V. Lo mismo pasa en la escritura, incluyendo la que tiene más aspiraciones literarias. Conlleva que lo que tendría que fluir encuentra cada vez más quincalla ideológica entorpeciendo su corriente, como esos cientos de bicicletas oxidadas y embarradas que se sacan del fondo de los bucólicos y ecológicos canales holandeses.
VI. Con el lenguaje genérico, aparecen unos sutiles marcadores ideológicos sobre el hablante. Está quien se resiste a usarlo y su rebeldía resalta sobre sus palabras, opacándolas en parte. Está quien se somete sin entusiasmo, y subyace su servilismo. Está quien lo ostenta, y tremola su orgullo a cada duplicación. Quien añade las terminaciones en -e de última generación, se adorna con un progresismo al cubo. Son marcadores políticos donde no tendrían que existir. La existencia de distintivos políticos, cual estrellas amarillas o insignias de SS, ya es una servidumbre sobre el lenguaje, que no está para eso, sino para unir a todos los hablantes. Los efectos no son iguales para todos. Para los partidarios del totalitarismo y el feminismo de cuarta o quinta generación, este lenguaje implica la exhibición pomposa de una victoria. Para los partidarios de la libertad individual, de la racionalidad de la gramática y de la despolitización del feminismo supone el pago de unas parias humillantes.
VII. A estas alturas de mi enumeración, ya habrán saltado algunas alarmas entre mis lectores más ponderados. ¿Exagero? No podrán negar que el lenguaje inclusivo implica una inmensa pérdida de tiempo, en un sistema que valora tanto la economía de medios. La brevedad y la concreción son (o fueron) dos de sus grandes valores estéticos del lenguaje.
VIII. Hay que añadir que, siendo un cuerpo extraño, produce errores chuscos y constantes: «los jóvenes y las jóvenes», «los miembros y las miembros» y «los requisitos y las requisitas» son espantos que han escuchado estos oídos que ensordecerá la tierra, quizá para su alivio.

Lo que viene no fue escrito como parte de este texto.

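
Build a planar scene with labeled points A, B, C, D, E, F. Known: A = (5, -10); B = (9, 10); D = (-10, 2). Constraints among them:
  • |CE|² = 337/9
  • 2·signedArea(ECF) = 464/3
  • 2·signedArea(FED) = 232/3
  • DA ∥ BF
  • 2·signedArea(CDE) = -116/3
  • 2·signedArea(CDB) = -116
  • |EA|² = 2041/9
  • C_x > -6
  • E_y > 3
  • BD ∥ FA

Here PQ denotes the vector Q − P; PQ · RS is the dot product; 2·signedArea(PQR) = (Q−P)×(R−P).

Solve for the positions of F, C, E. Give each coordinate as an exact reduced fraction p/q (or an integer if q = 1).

C = (-5, -2)
E = (-2, 10/3)
F = (24, -2)

1. F_x = 24  [BD ∥ FA ∩ DA ∥ BF]
2. F_y = -2  [BD ∥ FA ∩ DA ∥ BF]
   → F = (24, -2)
3. E_x = -2  [line 4·x + 34·y + -316/3 = 0 ∩ |EA|² = 2041/9]
4. E_y = 10/3  [line 4·x + 34·y + -316/3 = 0 ∩ |EA|² = 2041/9]
   → E = (-2, 10/3)
5. C_x = -5  [2·signedArea(CDE) = -116/3 ∩ 2·signedArea(ECF) = 464/3]
6. C_y = -2  [2·signedArea(CDE) = -116/3 ∩ 2·signedArea(ECF) = 464/3]
   → C = (-5, -2)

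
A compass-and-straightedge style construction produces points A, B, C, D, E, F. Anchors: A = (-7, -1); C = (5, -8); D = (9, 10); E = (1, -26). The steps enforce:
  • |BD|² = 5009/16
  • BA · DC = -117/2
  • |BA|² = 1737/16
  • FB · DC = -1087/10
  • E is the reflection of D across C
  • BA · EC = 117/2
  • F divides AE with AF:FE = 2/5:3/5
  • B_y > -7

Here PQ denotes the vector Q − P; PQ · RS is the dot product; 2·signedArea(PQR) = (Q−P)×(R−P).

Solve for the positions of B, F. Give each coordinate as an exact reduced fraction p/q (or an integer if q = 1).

B = (2, -25/4)
F = (-19/5, -11)

1. B_x = 2  [line 4·x + 18·y + 209/2 = 0 ∩ |BD|² = 5009/16]
2. B_y = -25/4  [line 4·x + 18·y + 209/2 = 0 ∩ |BD|² = 5009/16]
   → B = (2, -25/4)
3. F_x = -19/5  [F divides AE with AF:FE = 2/5:3/5]
4. F_y = -11  [F divides AE with AF:FE = 2/5:3/5]
   → F = (-19/5, -11)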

IX. Una preocupación mayor. Estas leyes están haciéndose con el oído lingüístico de las nuevas generaciones. Tanto que pueden hacerlas suspicaces ante la gran tradición literaria española. Se condena así —sin juicio— a autores tan poco sospechosos de machismo como Miguel de Cervantes o Fernán Caballero. ¿No sonarán heteropatriarcales por el simple hecho de usar bien nuestro idioma? Las personas más formadas puede que sepan trazar una línea roja a partir de la cual lo que antes se hacía con toda naturalidad empezó a ser inaceptablemente machista, pero obsérvese que la ruptura —la línea— hay que trazarla en cualquier caso. Se pierde la continuidad.
X. Quien usa esas reduplicaciones del lenguaje de género en su vida pública o burocrática, pero piensa que son una tontería, un peaje a los tiempos y una cosa superficial, se equivoca. La lengua está indisolublemente unida a la vida intelectual y espiritual de cada persona. Decimos lo que pensamos pero pensamos como hablamos.